Ну да, в этом с ней сложно было не согласиться.

Глава 13

— Однако, почтенная Власта, — хмуря брови, чуть наклонился я к старухе, — есть ещё один аспект, тобой, увы, не учтённый. Эльфы эльфами и бомбёжки бомбёжками, но только эта твоя Вратка и гномов собственными руками на тот свет не раз отправляла. Кого зарезала, кого в колодце, вон, возле дома утопила. И, думаю, она этими жертвами не обойдётся, ещё и других гномов жизни лишит. Неужто и такое тебя не трогает?

— Колодец она зря осквернила, спорить не стану. — Вслед за мной посмурнела Жихариха. — Да токмо насколь верны слова твои про то? Её ли в том вина?

— Не сомневайся, с покойниками я лично общение имел. Можно сказать, всё собственными глазами видел. И с колодцем, и с другими смертями твоя постоялица крепко связана.

— Из видоков, что ли, будешь? — Вопросительно подняла брови старушка.

— Как и братец мой сводный. — Я указал на Тимона.

— И этот тоже? — с сомнением прищурив левый глаз, пристально вгляделась Жихариха в сидевшего напротив орка. — Тогда ясно, с чего это вдруг медик да хозяйственник за шпионами гоняются. Выходит, по родству способность-то передалась. Отец, что ли, тоже из видоков у вас?

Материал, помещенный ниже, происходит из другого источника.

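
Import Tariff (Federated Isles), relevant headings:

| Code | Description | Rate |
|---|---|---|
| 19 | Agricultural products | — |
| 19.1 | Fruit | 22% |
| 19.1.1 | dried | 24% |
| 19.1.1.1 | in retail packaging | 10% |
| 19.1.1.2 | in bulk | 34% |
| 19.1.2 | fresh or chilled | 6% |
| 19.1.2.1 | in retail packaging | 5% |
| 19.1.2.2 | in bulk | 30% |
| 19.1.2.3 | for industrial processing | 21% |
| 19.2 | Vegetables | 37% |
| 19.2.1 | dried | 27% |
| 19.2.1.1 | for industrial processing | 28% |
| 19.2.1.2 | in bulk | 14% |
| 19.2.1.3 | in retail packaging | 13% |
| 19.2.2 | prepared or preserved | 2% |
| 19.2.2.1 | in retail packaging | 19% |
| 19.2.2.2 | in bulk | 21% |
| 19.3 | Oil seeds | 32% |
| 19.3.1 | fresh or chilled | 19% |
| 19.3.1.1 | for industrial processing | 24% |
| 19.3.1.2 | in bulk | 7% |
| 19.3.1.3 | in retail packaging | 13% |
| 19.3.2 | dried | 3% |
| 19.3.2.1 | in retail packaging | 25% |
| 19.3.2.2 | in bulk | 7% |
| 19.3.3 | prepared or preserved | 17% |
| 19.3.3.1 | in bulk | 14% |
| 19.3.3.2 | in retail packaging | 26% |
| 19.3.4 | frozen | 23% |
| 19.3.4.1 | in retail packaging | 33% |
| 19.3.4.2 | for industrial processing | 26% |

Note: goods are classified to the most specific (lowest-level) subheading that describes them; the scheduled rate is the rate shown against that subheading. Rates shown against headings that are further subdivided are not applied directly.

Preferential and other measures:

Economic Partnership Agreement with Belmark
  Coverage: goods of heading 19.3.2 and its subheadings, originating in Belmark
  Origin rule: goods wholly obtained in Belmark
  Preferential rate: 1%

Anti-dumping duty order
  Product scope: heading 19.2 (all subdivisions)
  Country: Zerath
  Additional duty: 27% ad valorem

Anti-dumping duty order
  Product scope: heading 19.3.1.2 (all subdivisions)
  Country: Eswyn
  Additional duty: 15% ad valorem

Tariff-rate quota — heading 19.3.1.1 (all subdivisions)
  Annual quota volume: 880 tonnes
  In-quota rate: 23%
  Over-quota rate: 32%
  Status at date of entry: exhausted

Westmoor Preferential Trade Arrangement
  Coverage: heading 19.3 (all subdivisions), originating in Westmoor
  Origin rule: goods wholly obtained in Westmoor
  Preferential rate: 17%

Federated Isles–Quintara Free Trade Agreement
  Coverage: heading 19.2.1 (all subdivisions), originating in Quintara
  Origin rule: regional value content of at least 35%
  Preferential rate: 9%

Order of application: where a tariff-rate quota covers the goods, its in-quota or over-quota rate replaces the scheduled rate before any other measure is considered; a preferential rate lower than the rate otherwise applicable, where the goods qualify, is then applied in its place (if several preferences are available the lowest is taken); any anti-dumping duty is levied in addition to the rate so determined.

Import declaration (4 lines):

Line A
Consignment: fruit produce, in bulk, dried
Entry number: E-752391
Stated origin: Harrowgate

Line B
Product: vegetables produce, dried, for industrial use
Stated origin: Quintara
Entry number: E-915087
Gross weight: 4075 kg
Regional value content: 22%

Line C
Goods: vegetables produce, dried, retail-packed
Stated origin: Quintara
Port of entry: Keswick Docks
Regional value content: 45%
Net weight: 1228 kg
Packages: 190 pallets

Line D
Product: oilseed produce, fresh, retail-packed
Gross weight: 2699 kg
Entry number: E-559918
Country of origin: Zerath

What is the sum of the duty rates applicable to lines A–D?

84%

Line A: fruit → 19.1; dried → 19.1.1; in bulk → 19.1.1.2. Scheduled 34%. No special measure applies. → 34%.
Line B: vegetables → 19.2; dried → 19.2.1; for industrial use → 19.2.1.1. Scheduled 28%. Quintara agreement on 19.2.1: RVC < 35%. → 28%.
Line C: vegetables → 19.2; dried → 19.2.1; retail-packed → 19.2.1.3. Scheduled 13%. Quintara agreement on 19.2.1: RVC ≥ 35% → 9% available; preferential 9%. → 9%.
Line D: oilseed → 19.3; fresh → 19.3.1; retail-packed → 19.3.1.3. Scheduled 13%. No special measure applies. → 13%.
Sum: 34% + 28% + 9% + 13% = 84%.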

— Только дед, — уверенно выдал Тимон факт из выдуманной комитетом легенды.

— Слыхала я, — кивнула бабка, буравя меня взглядом и будто пытаясь высмотреть сквозь черепушку фрагмент мозга, отвечающий за способности медиума, — что больно уж редки среди орков такие умельцы. А в нашем, мол, народе их и того меньше. Повезло тебе, выходит.

— Можно сказать и так, — пожал я плечами. — А ещё я чувствую настроение собеседников. И твоё тоже.

— Мысли-то, выходит, — прищурилась Жихариха, — еще не читаешь?

— А что, и такое умение возможно? — удивился я.

— Будешь через Непрухин ехать, навести тётку мою двоюродную, — вместо ответа выдала Жихариха. — Бабкой Ведарой её кличут. Травками да корешками она сызмальства промышляет, от матери своей веды переняв. Она тебя нужным отваром-то и угостит, коли привет от меня передашь. Глядишь, и выйдет из тебя путнее чего. Тебе, милок, — перевела она взгляд на орка, — отвар тот не пойдёт. Он только на гномий род действует. Ну, вот, может, ещё на полукровке скажется.

— А откуда ты знаешь, — напрягся вдруг Тимон, — что мы в Непрухин дальше поедем? Откуда информация?

— Слова-то какие заумные. — Жихариха поморщилась и передразнила орка: — «Инфомация». А куда ж вам ещё податься-то? Прибыли вы, я слышала, с севера. На востоке враг к нам подбирается, туда вам путь заказан. А на юг да запад дорога только одна и идёт. К тому ж проходила я как-то мимо этого самого стола, — прихлопнула бабка ладонью по столешнице перед собой, — когда Вратка на нём карту смотрела. Большую да подробную, про все места наши, будто добытчиками-прознатчиками составленную. Вот и видала я, как она, ноготочком-то поведя, на Непрухин путь наметила.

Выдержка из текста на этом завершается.